What were you wearing? Where did you stay?
that sounds like fun!
I'm sure McCain and his mother are old enough to remember the Boston Massacre taking place.
I miss Boston
I loved all that stuff growing up.
Henry Knox bringing the cannons through terrible weather from Fort Ticonderoga (from where the defeated Lobsterbacks had withdrawn to Canada in the very early stages of the Revolution), then George Washington hurriedly had them set up on Dorchester Heights -- overlooking Boston Harbor -- forcing the astonished British to evacuate forces, loyalists and fleet or face possible slaughter. I saw that one when I was a kid. March 17th. Evacuation Day. It's coming right up.

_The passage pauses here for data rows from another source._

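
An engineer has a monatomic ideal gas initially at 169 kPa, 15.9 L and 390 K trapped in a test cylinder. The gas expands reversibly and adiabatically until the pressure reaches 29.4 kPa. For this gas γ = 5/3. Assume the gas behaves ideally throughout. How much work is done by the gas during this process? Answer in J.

n = P₁V₁/(RT₁) = 169×15.9/(8.314×390) = 0.829 mol.
Adiabatic: T₂/T₁ = (P₂/P₁)^((γ−1)/γ) ⇒ T₂ = 390×(0.174)^0.400 = 194 K; V₂ = 45.4 L.
ΔU = nCvΔT = 0.829×12.5×(194−390) = -2030 J.
Q = 0 for an adiabatic process, so W = −ΔU = 2030 J.

2030 J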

All that shit. Bunker Hill, Paul Revere. Lexington and Concord. Love that stuff.
Afterward, high on tea and cookies, I took the T across town.
And then you came back to Seattle and realized, "Holy Fuck, our transit sucks ass!"
(not that it's the only thing better about Boston that this post indicates -- cf. Dan's earlier bitch today about rusted signs passing for history.)
@7: Ah, for a world where no one could possibly confuse the town of Concord with a French supersonic plane.
@7: me, too. You can rent a canoe and paddle under "The rude bridge that arched the flood...where once the embattled farmers stood." Also, don't forget Old Ironsides.
Ah, I'm in good Revolution-era company!
Not a re-enactment, but the Granite Railway was the first chartered railroad in the country...
So the colonists thrown rocks and ice ("snowballs") and the soldiers return fire? This is just the sort of propaganda that will pop up in Iraq if we withdraw. It certainly mirrors what we see in Palestine, with children goading soldiers into making them martyrs.
Effin' American Terrorists.
Afterward, high on cocaine and Jack Daniels, I misled the country into war.
Was this the place and time that Crispus Attickus got shot? Yes - I could check it on Google or Wicky - but maybe one you history buffs will oblige with edifying enlightenment.
@14, yes.
It always surprised me when I lived in Boston that there was no monument or easily visible marker at the site.
@14 and 15: Crispus Attucks, one of the first casualties of the American Revolution, was African-American. But you probably already knew that.